Phone calls–notify the family. It was up to me again.
Her sister, who thought Agnes might have fainted, could hardly believe what I was telling her. She was coming. She would call the rest of the family. My children, who only knew I had gone to check on her, were at home alone. I couldn’t tell them. Mommy, is Aunty Agnes ok? No, no…she’s not ok. Daddy will be back soon and he will talk to you. I tearfully called my husband and told him that she was gone.
Our friends, they felt the shock of the sudden loss. We knew she was ill, but this wasn’t the way we had expected her to go. Her ex-husband who had brought the house key, who had not wanted to see her face-to-face, was instead faced with her lifeless body. He couldn’t look away. Pity held him there until he couldn’t bear to look any longer.
Next it was the police. They had a job to do but I hated them in that moment. Why did there have to be seven of them in that small apartment? They had to ask their questions. I had to answer them. How did I get into the house? Why had I come? Was the door locked? Who gave me a key? Who was I in relation to the deceased? I was getting angry. Can you please stop?

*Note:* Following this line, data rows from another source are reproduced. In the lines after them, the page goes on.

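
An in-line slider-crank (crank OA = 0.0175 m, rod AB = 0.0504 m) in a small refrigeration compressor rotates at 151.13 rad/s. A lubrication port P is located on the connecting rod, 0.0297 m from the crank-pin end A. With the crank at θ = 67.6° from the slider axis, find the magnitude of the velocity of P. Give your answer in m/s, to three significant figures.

ω = 151.1 rad/s.  Crank-pin speed |V_A| = rω = 2.6448 m/s, perpendicular to OA.
Rod angle: sinφ = −(r/L) sinθ ⇒ φ = -18.725°; ω_rod = −rω cosθ/√(L²−r²sin²θ) = -21.114 rad/s.
V_P = V_A + ω_rod × AP, with AP = 0.0297 m along the rod.
Components: V_Px = −rω sinθ − a·ω_rod·sinφ = -2.6465 m/s;  V_Py = rω cosθ + a·ω_rod·cosφ = +0.41394 m/s.
|V_P| = √(V_Px² + V_Py²) = 2.6787 m/s.

2.68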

Can I just be sad instead of facing this useless interrogation? The same questions from 2 or 3 different officers. Then the criminal investigators. Same questions again but these men were calmer. They seemed to be able to see more clearly. There was no foul play here. There was no one here who would have wanted to hurt Agnes. We were just sad people.

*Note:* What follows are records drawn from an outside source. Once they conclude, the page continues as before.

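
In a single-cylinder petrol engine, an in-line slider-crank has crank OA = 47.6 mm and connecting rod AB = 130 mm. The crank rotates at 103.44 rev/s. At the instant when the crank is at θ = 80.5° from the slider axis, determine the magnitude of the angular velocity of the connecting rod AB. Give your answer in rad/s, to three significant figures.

42.1

ω = 649.9 rad/s (converted from 103.44 rev/s).
The rod makes angle φ with the slider axis where L sinφ = r sinθ; differentiating, L cosφ·φ̇ = r ω cosθ.
L cosφ = √(L² − r² sin²θ) = 0.12123 m.
|ω_rod| = r ω |cosθ| / √(L² − r² sin²θ) = 0.0476·649.9·0.16505/0.12123 = 42.12 rad/s.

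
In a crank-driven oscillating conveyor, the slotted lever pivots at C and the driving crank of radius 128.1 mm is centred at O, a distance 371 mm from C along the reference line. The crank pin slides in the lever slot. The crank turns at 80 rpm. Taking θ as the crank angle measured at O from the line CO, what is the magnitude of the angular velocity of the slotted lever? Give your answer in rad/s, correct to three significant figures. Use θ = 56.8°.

1.72

ω = 8.378 rad/s (from 80 rpm).
Crank pin A relative to C: A = (d + r cosθ, r sinθ); lever angle φ = atan2(r sinθ, d + r cosθ).
Differentiating tanφ: φ̇ = rω(d cosθ + r)/(d² + r² + 2dr cosθ).
d² + r² + 2dr cosθ = |CA|² = 0.206097 m²;  d cosθ + r = +0.33125 m.
|ω_lever| = |0.1281·8.378·+0.33125| / 0.206097 = 1.7248 rad/s.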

Do you have a family doctor? This will be more efficient if you do. She doesn’t. She has her favourite doctor, an infectious disease specialist who had saved her from dying of tuberculosis more than a decade earlier. No she doesn’t go see a GP for a simple cold. She goes to her favourite doctor whom she trusts. She tells her psychiatrist. I know what most people normally do–she wasn’t anything like most people. The other officer has already asked me the same questions. I’ve already told you. I KNOW her. You don’t. I’ve brought her to the hospital with deep self-inflicted cuts. I’ve sat with her in psychiatrist appointments. I brought her to the psychiatric emergency room when she took too much medicine. I’ve seen her when she stopped taking her medication. I’ve visited her in the locked ward of a mental institution. I’ve stepped into her trashed apartment and seen the empty roll of plastic wrap after she’d tried to suffocate herself. I’ve sat with her as she received news of her cancer diagnosis. I’ve visited her after her surgeries. I’ve been to the heart specialist and heard the doctor ask if there was a history of sudden death in her family. Is that what happened? I don’t know.

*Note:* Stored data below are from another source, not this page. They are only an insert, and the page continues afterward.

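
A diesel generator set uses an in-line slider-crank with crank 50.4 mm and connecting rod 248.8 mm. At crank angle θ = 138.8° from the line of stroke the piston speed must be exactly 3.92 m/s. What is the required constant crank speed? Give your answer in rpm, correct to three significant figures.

For an in-line slider-crank, |v_piston| = rω|sinθ|·[1 + r cosθ/√(L² − r² sin²θ)].
With r = 0.0504 m, L = 0.2488 m, θ = 138.8°: the bracketed kinematic factor |dx/dθ| = 0.028092 m.
ω = v/|dx/dθ| = 3.92/0.028092 = 139.54 rad/s.
N = 60ω/(2π) = 1332.5 rpm.

1330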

Her estranged son arrives. She had only just re-established contact with him the year before. She hadn’t been capable of being a mother. She was depressed, addicted, overwhelmed. One baby, a divorce, another baby, a dying mother, a suicide attempt, a prison sentence. The greatest regret of her life was that she was not able to mother her two sons. She had tried to find them when she began her new life. They rejected her. Their grandparents had to protect them, so they shut her out. But she had changed and she was dying and had managed to re-connect with her eldest son.
Family members arrived in small groups, all in shock, trying to comfort each other. And now what? I had to get help. A sister from church came, a pastor gave advice, funeral arrangements were taking shape. There was a lot to do. Find her social worker. Call the Property Agent who’d just sold her flat. Eat something. When I finally went home I was dazed and exhausted.
It had been the worst day. Grief was just beginning to well up. But then I thought, “God spared her.” I can’t say she didn’t suffer. She did. Most of her life was marked by suffering. She was a survivor and I reminded her of that often. “Look what you’ve been through,” I would tell her–“and you’re still standing.” On this worst day, her suffering ended–and that was glorious.